Simplify News
Objective
The project comprises of two main segment: Summarizing News Articles and News4Kids (visualize news).
Accomplishments
- Summarizing News Articles:
- Data Collection: newspaper library used to obtain articles from BBC and Straits Times.
- Data Preprocessing: Many irrelavent html tags are removed and to further refine our dataset we removed stopwords as they add little meaning to the content.
- Implemented transformer models, BERT and GPT-2, to provide a summary of the information.
- Model evaluation: Each model was evaluated using the ROUGE score, which is a metric that measures the similarity between the generated summary and the reference summary.
- News4Kids
- Data collection: To collect the articles we scraped the data from Reddit using PRAW which is Python library.

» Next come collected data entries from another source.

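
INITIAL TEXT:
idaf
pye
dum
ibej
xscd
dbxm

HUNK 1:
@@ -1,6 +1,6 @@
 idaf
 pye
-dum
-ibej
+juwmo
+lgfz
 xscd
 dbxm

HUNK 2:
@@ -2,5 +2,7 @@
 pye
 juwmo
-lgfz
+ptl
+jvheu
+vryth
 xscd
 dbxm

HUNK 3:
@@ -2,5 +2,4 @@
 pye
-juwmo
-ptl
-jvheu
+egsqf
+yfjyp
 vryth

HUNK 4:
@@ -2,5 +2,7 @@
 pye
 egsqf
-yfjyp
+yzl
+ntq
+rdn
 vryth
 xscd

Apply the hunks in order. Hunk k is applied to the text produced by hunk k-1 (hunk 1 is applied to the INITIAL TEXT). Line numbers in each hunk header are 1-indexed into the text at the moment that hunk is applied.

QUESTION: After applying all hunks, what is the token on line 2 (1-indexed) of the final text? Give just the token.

Answer: pye

Derivation:
Hunk 1: at line 1 remove [dum,ibej] add [juwmo,lgfz] -> 6 lines: idaf pye juwmo lgfz xscd dbxm
Hunk 2: at line 2 remove [lgfz] add [ptl,jvheu,vryth] -> 8 lines: idaf pye juwmo ptl jvheu vryth xscd dbxm
Hunk 3: at line 2 remove [juwmo,ptl,jvheu] add [egsqf,yfjyp] -> 7 lines: idaf pye egsqf yfjyp vryth xscd dbxm
Hunk 4: at line 2 remove [yfjyp] add [yzl,ntq,rdn] -> 9 lines: idaf pye egsqf yzl ntq rdn vryth xscd dbxm
Final line 2: pye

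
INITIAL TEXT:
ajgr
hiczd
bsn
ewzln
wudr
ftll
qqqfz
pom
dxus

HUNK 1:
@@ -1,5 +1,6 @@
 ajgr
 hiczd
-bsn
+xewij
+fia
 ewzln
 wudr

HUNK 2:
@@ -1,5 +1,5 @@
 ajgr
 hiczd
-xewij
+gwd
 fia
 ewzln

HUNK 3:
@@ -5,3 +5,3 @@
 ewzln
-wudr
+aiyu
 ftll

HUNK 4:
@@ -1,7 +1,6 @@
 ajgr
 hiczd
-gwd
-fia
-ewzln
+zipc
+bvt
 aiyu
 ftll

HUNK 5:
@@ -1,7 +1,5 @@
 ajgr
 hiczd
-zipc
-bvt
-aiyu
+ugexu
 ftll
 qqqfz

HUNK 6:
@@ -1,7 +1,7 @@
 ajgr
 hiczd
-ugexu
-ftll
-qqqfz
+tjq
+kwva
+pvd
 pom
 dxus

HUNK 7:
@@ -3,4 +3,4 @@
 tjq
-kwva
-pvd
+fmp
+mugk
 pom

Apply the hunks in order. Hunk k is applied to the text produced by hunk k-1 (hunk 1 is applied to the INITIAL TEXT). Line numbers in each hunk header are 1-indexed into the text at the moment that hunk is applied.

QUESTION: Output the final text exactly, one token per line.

Answer: ajgr
hiczd
tjq
fmp
mugk
pom
dxus

Derivation:
Hunk 1: at line 1 remove [bsn] add [xewij,fia] -> 10 lines: ajgr hiczd xewij fia ewzln wudr ftll qqqfz pom dxus
Hunk 2: at line 1 remove [xewij] add [gwd] -> 10 lines: ajgr hiczd gwd fia ewzln wudr ftll qqqfz pom dxus
Hunk 3: at line 5 remove [wudr] add [aiyu] -> 10 lines: ajgr hiczd gwd fia ewzln aiyu ftll qqqfz pom dxus
Hunk 4: at line 1 remove [gwd,fia,ewzln] add [zipc,bvt] -> 9 lines: ajgr hiczd zipc bvt aiyu ftll qqqfz pom dxus
Hunk 5: at line 1 remove [zipc,bvt,aiyu] add [ugexu] -> 7 lines: ajgr hiczd ugexu ftll qqqfz pom dxus
Hunk 6: at line 1 remove [ugexu,ftll,qqqfz] add [tjq,kwva,pvd] -> 7 lines: ajgr hiczd tjq kwva pvd pom dxus
Hunk 7: at line 3 remove [kwva,pvd] add [fmp,mugk] -> 7 lines: ajgr hiczd tjq fmp mugk pom dxus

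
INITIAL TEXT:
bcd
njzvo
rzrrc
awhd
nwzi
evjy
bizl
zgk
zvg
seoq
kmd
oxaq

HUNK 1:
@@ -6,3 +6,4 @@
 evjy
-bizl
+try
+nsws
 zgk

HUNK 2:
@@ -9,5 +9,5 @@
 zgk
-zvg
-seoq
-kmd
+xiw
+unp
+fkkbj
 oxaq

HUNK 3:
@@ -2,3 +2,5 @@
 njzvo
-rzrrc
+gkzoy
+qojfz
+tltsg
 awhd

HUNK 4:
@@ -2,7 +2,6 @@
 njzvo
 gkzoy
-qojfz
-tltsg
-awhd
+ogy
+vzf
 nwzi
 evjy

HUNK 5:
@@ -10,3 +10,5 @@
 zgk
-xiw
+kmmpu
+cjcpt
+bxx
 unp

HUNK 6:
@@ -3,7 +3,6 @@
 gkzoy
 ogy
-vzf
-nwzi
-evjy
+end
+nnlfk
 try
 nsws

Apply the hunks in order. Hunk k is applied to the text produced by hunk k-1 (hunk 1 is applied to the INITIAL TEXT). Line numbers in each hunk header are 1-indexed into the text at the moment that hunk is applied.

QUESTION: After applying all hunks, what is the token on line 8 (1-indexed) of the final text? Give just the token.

Hunk 1: at line 6 remove [bizl] add [try,nsws] -> 13 lines: bcd njzvo rzrrc awhd nwzi evjy try nsws zgk zvg seoq kmd oxaq
Hunk 2: at line 9 remove [zvg,seoq,kmd] add [xiw,unp,fkkbj] -> 13 lines: bcd njzvo rzrrc awhd nwzi evjy try nsws zgk xiw unp fkkbj oxaq
Hunk 3: at line 2 remove [rzrrc] add [gkzoy,qojfz,tltsg] -> 15 lines: bcd njzvo gkzoy qojfz tltsg awhd nwzi evjy try nsws zgk xiw unp fkkbj oxaq
Hunk 4: at line 2 remove [qojfz,tltsg,awhd] add [ogy,vzf] -> 14 lines: bcd njzvo gkzoy ogy vzf nwzi evjy try nsws zgk xiw unp fkkbj oxaq
Hunk 5: at line 10 remove [xiw] add [kmmpu,cjcpt,bxx] -> 16 lines: bcd njzvo gkzoy ogy vzf nwzi evjy try nsws zgk kmmpu cjcpt bxx unp fkkbj oxaq
Hunk 6: at line 3 remove [vzf,nwzi,evjy] add [end,nnlfk] -> 15 lines: bcd njzvo gkzoy ogy end nnlfk try nsws zgk kmmpu cjcpt bxx unp fkkbj oxaq
Final line 8: nsws

Answer: nsws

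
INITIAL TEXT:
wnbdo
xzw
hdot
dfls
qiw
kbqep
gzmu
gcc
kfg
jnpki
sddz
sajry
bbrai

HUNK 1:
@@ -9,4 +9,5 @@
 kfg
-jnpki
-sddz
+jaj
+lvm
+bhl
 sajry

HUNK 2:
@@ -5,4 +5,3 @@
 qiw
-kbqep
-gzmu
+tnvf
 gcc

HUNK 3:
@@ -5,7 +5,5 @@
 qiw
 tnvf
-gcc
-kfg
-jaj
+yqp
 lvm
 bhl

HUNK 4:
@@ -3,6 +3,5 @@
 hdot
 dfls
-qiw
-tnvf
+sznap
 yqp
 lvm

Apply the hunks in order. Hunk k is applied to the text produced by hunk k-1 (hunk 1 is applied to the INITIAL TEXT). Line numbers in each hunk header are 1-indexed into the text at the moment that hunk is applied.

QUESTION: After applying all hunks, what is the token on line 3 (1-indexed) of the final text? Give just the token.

Answer: hdot

Derivation:
Hunk 1: at line 9 remove [jnpki,sddz] add [jaj,lvm,bhl] -> 14 lines: wnbdo xzw hdot dfls qiw kbqep gzmu gcc kfg jaj lvm bhl sajry bbrai
Hunk 2: at line 5 remove [kbqep,gzmu] add [tnvf] -> 13 lines: wnbdo xzw hdot dfls qiw tnvf gcc kfg jaj lvm bhl sajry bbrai
Hunk 3: at line 5 remove [gcc,kfg,jaj] add [yqp] -> 11 lines: wnbdo xzw hdot dfls qiw tnvf yqp lvm bhl sajry bbrai
Hunk 4: at line 3 remove [qiw,tnvf] add [sznap] -> 10 lines: wnbdo xzw hdot dfls sznap yqp lvm bhl sajry bbrai
Final line 3: hdot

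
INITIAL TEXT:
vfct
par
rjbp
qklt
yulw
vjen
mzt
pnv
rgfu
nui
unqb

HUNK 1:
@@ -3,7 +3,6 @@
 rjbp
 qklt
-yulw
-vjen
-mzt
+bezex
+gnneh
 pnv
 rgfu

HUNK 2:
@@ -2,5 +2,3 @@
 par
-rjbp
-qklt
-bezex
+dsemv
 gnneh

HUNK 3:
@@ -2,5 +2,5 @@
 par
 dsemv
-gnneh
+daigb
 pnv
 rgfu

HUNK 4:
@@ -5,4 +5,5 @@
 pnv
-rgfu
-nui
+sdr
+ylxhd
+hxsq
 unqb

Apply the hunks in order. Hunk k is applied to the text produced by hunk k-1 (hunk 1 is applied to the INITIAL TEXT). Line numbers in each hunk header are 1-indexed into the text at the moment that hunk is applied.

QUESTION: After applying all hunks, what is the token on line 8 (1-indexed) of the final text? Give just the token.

Hunk 1: at line 3 remove [yulw,vjen,mzt] add [bezex,gnneh] -> 10 lines: vfct par rjbp qklt bezex gnneh pnv rgfu nui unqb
Hunk 2: at line 2 remove [rjbp,qklt,bezex] add [dsemv] -> 8 lines: vfct par dsemv gnneh pnv rgfu nui unqb
Hunk 3: at line 2 remove [gnneh] add [daigb] -> 8 lines: vfct par dsemv daigb pnv rgfu nui unqb
Hunk 4: at line 5 remove [rgfu,nui] add [sdr,ylxhd,hxsq] -> 9 lines: vfct par dsemv daigb pnv sdr ylxhd hxsq unqb
Final line 8: hxsq

Answer: hxsq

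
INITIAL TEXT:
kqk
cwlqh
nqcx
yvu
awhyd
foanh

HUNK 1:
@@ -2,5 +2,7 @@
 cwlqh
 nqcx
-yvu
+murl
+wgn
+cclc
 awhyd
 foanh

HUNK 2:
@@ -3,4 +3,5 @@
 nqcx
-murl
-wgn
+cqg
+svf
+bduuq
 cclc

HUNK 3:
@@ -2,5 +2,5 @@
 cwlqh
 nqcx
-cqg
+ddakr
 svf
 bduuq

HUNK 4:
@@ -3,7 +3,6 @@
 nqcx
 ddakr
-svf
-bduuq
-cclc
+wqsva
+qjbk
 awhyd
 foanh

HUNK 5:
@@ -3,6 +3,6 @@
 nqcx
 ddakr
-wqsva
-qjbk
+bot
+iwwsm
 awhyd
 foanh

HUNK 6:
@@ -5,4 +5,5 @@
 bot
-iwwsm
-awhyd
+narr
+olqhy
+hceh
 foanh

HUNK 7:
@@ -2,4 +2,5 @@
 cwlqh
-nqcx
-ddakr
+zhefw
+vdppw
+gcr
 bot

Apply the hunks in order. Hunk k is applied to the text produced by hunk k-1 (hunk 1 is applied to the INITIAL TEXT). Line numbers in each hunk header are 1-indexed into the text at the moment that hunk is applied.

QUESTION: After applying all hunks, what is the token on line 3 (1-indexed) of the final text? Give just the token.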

- Data preprocessing: we want to avoid content that can be too grotesque and gloomy, therefore we performed sentiment analysis on the extracted content to filter out unwanted content.
- Implemented Sentiment analysis using NLTK and TextBlob to choose which one is more suitable for our use case.
- Implemented Named Entity Recognition to further refine our output for Stable Diffusion model that will generate comic style images based on the content.
Results
TextBlob had a higher accuracy so it was implemented in the final model evaluation. BERT had the highest ROGUE score of 0.99.